その手がかりが、主語の置き方です。相手の好みをおかしいと評するのと、自分の好みには合わないと伝えるのとでは、同意しない点は同じでも、相手への届き方が違います。著者は、自分の考えや状態を伝えることと、相手そのものを否定することを区別しています。断り方を扱った本書の抜粋で、具体的に説明されています。

私も以前は、誘いを断ると付き合いが悪いと思われるのでは、と気にしていました。今は誘ってくれた気持ちに感謝しつつ、自分の都合が合わないときは無理に参加しません。余裕を持って人と会い、相手の話をしっかり聞けるようになった感覚があります。

断る際に考えたいのは、自分が引き受けられる範囲を伝えているか、それとも相手の頼み方や人格への批判になっているか。境界を示す言葉があれば、賛成できない場面でも会話を続ける余地が残ります。

一度の名台詞より、普段の一往復を変える

出版社の書籍紹介によると、本書は身近な場面の具体例や設問を通じて、話し方の土台となる考え方を身につける構成です。読みながら、自分ならどんな言葉を返すかを考えられます。

私の場合、部下と打ち解けるまでには、日々の挨拶や雑談、仕事のやり取りを重ねる時間が必要でした。次第に向こうから話しかけてくれることが増え、私生活の話やランチにもつながりました。一度の声かけだけで変わったわけではありません。

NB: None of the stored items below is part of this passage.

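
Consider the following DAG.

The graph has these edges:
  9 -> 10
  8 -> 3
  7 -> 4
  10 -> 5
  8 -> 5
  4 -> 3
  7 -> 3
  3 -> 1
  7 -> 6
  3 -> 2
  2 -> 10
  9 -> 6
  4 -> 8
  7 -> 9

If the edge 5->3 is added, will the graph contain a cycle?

Adding 5→3 creates a cycle iff 3 can already reach 5.
Path from 3: 3 → 2 → 10 → 5.
So 3 → … → 5 → 3 is a cycle.

Yes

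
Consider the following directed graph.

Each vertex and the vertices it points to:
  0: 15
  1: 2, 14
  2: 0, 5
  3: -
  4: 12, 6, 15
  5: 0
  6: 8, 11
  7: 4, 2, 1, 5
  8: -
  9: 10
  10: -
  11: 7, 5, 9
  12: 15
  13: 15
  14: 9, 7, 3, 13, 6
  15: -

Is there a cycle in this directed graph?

Yes

DFS with white/gray/black marking, starting from 1:
1 gray
  2 gray
    0 gray
      15 gray
      15 black
    0 black
    5 gray
      5→0: 0 black — skip
    5 black
  2 black
  14 gray
    9 gray
      10 gray
      10 black
    9 black
    7 gray
      4 gray
        12 gray
          12→15: 15 black — skip
        12 black
        6 gray
          8 gray
          8 black
          11 gray
            11→7: 7 is gray → back edge
Back edge found, so a cycle exists: 7 → 4 → 6 → 11 → 7.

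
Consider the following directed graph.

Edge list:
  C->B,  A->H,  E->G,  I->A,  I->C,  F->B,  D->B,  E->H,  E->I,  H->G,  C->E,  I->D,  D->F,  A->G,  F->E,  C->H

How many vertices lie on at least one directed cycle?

A vertex is on a directed cycle iff it belongs to a strongly connected component of size ≥ 2 (or has a self-loop).
The vertices on cycles are {C, D, E, F, I} — 5 in total.

5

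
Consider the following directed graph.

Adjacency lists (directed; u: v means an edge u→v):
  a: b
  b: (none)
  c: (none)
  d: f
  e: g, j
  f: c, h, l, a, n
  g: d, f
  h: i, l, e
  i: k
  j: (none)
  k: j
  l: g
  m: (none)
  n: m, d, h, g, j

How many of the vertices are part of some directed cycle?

7

A vertex is on a directed cycle iff it belongs to a strongly connected component of size ≥ 2 (or has a self-loop).
The vertices on cycles are {d, e, f, g, h, l, n} — 7 in total.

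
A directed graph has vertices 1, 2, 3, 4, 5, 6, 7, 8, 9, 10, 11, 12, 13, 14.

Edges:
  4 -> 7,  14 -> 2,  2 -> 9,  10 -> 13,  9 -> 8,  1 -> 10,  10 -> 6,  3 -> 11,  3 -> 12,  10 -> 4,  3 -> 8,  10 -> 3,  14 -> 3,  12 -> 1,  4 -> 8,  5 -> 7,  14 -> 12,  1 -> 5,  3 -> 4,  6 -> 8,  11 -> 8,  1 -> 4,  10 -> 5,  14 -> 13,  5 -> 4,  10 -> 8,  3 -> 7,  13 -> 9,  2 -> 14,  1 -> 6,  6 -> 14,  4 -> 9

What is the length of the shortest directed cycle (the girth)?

For each vertex v, BFS finds the shortest path from v back to v.
The shortest such closed walk is 14 → 2 → 14, length 2.

2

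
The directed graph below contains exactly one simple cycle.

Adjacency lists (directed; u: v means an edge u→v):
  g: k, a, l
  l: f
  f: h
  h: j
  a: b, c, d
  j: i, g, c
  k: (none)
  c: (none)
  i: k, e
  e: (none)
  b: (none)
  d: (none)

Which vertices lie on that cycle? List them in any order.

f, g, h, j, l

DFS with gray/black marking from j:
j gray
  i gray
    k gray
    k black
    e gray
    e black
  i black
  g gray
    g→k: k black — skip
    a gray
      b gray
      b black
      c gray
      c black
      d gray
      d black
    a black
    l gray
      f gray
        h gray
          h→j: j is gray → back edge
Back edge closes the cycle j → g → l → f → h → j; its vertices are {f, g, h, j, l}.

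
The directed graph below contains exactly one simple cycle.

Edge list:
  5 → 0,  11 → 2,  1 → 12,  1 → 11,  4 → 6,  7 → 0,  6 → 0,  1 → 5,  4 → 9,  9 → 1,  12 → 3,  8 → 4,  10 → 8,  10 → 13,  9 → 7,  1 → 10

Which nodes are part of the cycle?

1, 4, 8, 9, 10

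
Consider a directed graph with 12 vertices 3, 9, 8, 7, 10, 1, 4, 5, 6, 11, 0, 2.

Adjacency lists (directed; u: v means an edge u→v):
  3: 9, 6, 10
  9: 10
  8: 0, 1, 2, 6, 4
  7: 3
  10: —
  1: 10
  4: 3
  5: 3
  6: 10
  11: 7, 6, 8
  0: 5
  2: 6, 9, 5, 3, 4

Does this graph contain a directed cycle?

DFS with white/gray/black marking, starting from 6:
6 gray
  10 gray
  10 black
6 black
3 gray
  9 gray
    9→10: 10 black — skip
  9 black
  3→6: 6 black — skip
  3→10: 10 black — skip
3 black
8 gray
  0 gray
    5 gray
      5→3: 3 black — skip
    5 black
  0 black
  1 gray
    1→10: 10 black — skip
  1 black
  2 gray
    2→6: 6 black — skip
    2→9: 9 black — skip
    2→5: 5 black — skip
    2→3: 3 black — skip
    4 gray
      4→3: 3 black — skip
    4 black
  2 black
  8→6: 6 black — skip
  8→4: 4 black — skip
8 black
7 gray
  7→3: 3 black — skip
7 black
11 gray
  11→7: 7 black — skip
  11→6: 6 black — skip
  11→8: 8 black — skip
11 black
Every edge goes to a white or black vertex — no back edge, so the graph is acyclic.

No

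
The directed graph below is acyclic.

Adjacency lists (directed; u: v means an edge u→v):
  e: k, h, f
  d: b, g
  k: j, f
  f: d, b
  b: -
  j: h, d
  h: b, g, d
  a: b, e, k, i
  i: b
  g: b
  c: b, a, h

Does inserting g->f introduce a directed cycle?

Adding g→f creates a cycle iff f can already reach g.
Path from f: f → d → g.
So f → … → g → f is a cycle.

Yes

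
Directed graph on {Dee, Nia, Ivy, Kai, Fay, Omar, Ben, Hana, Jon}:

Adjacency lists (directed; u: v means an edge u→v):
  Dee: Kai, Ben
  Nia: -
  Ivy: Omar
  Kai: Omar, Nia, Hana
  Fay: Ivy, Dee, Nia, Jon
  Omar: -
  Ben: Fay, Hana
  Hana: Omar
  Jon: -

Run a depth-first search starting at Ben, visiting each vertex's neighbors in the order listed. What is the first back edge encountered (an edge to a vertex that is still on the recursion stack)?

Dee->Ben

DFS from Ben (visiting each vertex's neighbors in the order listed); mark gray on enter, black on exit:
Ben gray
  Fay gray
    Ivy gray
      Omar gray
      Omar black
    Ivy black
    Dee gray
      Kai gray
        Kai→Omar: Omar black — skip
        Nia gray
        Nia black
        Hana gray
          Hana→Omar: Omar black — skip
        Hana black
      Kai black
      Dee→Ben: Ben is gray → back edge
First back edge: Dee → Ben.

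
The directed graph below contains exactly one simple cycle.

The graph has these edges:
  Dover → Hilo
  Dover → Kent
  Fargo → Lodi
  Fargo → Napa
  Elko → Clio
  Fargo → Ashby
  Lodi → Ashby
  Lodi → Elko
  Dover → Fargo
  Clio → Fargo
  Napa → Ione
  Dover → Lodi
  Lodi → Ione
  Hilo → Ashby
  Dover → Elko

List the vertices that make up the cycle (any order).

Clio, Elko, Lodi, Fargo

DFS with gray/black marking from Elko:
Elko gray
  Clio gray
    Fargo gray
      Lodi gray
        Ashby gray
        Ashby black
        Lodi→Elko: Elko is gray → back edge
Back edge closes the cycle Elko → Clio → Fargo → Lodi → Elko; its vertices are {Clio, Elko, Lodi, Fargo}.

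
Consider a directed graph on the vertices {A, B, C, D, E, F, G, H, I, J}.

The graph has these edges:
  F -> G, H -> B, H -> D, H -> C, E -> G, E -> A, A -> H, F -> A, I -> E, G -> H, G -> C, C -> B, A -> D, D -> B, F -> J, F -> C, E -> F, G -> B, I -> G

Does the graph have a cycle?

No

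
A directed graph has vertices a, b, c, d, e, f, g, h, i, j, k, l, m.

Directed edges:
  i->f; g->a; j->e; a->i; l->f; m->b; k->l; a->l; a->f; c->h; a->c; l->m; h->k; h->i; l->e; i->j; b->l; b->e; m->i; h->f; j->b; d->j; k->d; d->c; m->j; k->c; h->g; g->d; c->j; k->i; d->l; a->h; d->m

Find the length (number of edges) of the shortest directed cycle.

For each vertex v, BFS finds the shortest path from v back to v.
The shortest such closed walk is h → g → a → h, length 3.

3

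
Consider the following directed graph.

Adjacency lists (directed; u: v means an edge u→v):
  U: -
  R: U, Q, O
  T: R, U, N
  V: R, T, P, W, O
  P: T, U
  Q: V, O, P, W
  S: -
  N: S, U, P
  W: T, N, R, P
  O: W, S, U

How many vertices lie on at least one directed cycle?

8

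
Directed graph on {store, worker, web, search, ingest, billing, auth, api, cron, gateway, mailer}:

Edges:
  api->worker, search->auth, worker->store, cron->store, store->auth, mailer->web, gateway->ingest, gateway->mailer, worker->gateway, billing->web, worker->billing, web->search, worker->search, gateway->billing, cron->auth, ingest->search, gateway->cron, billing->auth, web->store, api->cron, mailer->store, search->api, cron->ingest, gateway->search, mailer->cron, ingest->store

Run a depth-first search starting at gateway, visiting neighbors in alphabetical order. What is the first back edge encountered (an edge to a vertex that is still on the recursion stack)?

DFS from gateway (visiting neighbors in alphabetical order); mark gray on enter, black on exit:
gateway gray
  billing gray
    auth gray
    auth black
    web gray
      search gray
        api gray
          cron gray
            cron→auth: auth black — skip
            ingest gray
              ingest→search: search is gray → back edge
First back edge: ingest → search.

ingest->search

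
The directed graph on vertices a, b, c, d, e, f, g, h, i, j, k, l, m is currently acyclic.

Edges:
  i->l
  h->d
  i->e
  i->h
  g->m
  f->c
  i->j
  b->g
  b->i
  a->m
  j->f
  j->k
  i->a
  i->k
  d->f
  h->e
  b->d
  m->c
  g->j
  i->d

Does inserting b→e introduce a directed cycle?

Adding b→e creates a cycle iff e can already reach b.
Explore from e: no path reaches b. The graph stays acyclic.

No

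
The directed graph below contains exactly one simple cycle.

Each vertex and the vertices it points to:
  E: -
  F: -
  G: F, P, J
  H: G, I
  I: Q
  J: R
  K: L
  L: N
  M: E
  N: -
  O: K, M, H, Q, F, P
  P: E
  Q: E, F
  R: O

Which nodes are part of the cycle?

G, H, J, O, R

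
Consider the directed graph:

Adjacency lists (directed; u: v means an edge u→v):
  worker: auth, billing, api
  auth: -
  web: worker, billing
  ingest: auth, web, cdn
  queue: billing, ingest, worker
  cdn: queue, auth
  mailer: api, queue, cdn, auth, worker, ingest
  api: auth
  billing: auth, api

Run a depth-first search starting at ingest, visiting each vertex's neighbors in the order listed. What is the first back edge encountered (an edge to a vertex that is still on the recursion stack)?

DFS from ingest (visiting each vertex's neighbors in the order listed); mark gray on enter, black on exit:
ingest gray
  auth gray
  auth black
  web gray
    worker gray
      worker→auth: auth black — skip
      billing gray
        billing→auth: auth black — skip
        api gray
          api→auth: auth black — skip
        api black
      billing black
      worker→api: api black — skip
    worker black
    web→billing: billing black — skip
  web black
  cdn gray
    queue gray
      queue→billing: billing black — skip
      queue→ingest: ingest is gray → back edge
First back edge: queue → ingest.

queue→ingest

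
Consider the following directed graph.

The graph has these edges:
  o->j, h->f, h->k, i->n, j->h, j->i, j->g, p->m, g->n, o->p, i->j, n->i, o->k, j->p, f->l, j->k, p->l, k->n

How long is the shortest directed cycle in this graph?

For each vertex v, BFS finds the shortest path from v back to v.
The shortest such closed walk is j → i → j, length 2.

2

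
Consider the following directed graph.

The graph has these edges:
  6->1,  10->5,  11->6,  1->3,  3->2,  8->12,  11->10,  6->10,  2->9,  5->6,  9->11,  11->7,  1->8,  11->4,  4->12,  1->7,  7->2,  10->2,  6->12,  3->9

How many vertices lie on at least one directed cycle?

9

A vertex is on a directed cycle iff it belongs to a strongly connected component of size ≥ 2 (or has a self-loop).
The vertices on cycles are {1, 2, 3, 5, 6, 7, 9, 10, 11} — 9 in total.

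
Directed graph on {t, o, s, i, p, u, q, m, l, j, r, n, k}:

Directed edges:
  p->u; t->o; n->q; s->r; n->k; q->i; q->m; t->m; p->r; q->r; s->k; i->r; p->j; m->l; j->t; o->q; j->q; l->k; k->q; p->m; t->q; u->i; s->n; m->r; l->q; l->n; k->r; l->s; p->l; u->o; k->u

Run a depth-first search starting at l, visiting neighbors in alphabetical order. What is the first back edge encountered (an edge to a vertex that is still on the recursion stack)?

m->l

DFS from l (visiting neighbors in alphabetical order); mark gray on enter, black on exit:
l gray
  k gray
    q gray
      i gray
        r gray
        r black
      i black
      m gray
        m→l: l is gray → back edge
First back edge: m → l.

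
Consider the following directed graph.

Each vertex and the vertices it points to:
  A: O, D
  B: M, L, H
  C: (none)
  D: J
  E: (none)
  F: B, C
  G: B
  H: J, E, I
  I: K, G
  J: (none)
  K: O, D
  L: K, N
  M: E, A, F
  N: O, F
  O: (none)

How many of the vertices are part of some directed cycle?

A vertex is on a directed cycle iff it belongs to a strongly connected component of size ≥ 2 (or has a self-loop).
The vertices on cycles are {B, F, G, H, I, L, M, N} — 8 in total.

8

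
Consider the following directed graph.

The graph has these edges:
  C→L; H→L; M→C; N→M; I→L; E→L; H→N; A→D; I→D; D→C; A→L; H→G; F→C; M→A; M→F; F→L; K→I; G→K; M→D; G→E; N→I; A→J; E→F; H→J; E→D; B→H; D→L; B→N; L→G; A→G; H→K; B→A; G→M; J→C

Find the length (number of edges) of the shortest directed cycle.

3

For each vertex v, BFS finds the shortest path from v back to v.
The shortest such closed walk is A → G → M → A, length 3.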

だからこそ、紹介されている言葉を使って反応が薄くても、それだけで失敗と決めなくてよいと思います。相談では気持ちを受け取れたか。指摘では事実と次の行動を示せたか。依頼には無理のない返事ができたか。日々の一往復なら、振り返る場所も具体的になります。

仕事量や役割の問題まで話し方だけで解決できるわけではありません。それでも、必要な相談や調整を始める言葉は変えられます。『いつも感じがいい人はこんなふうに話している』は、相手への配慮と自分の意思を両立させたいときに、普段の会話を見直す手がかりになる一冊です。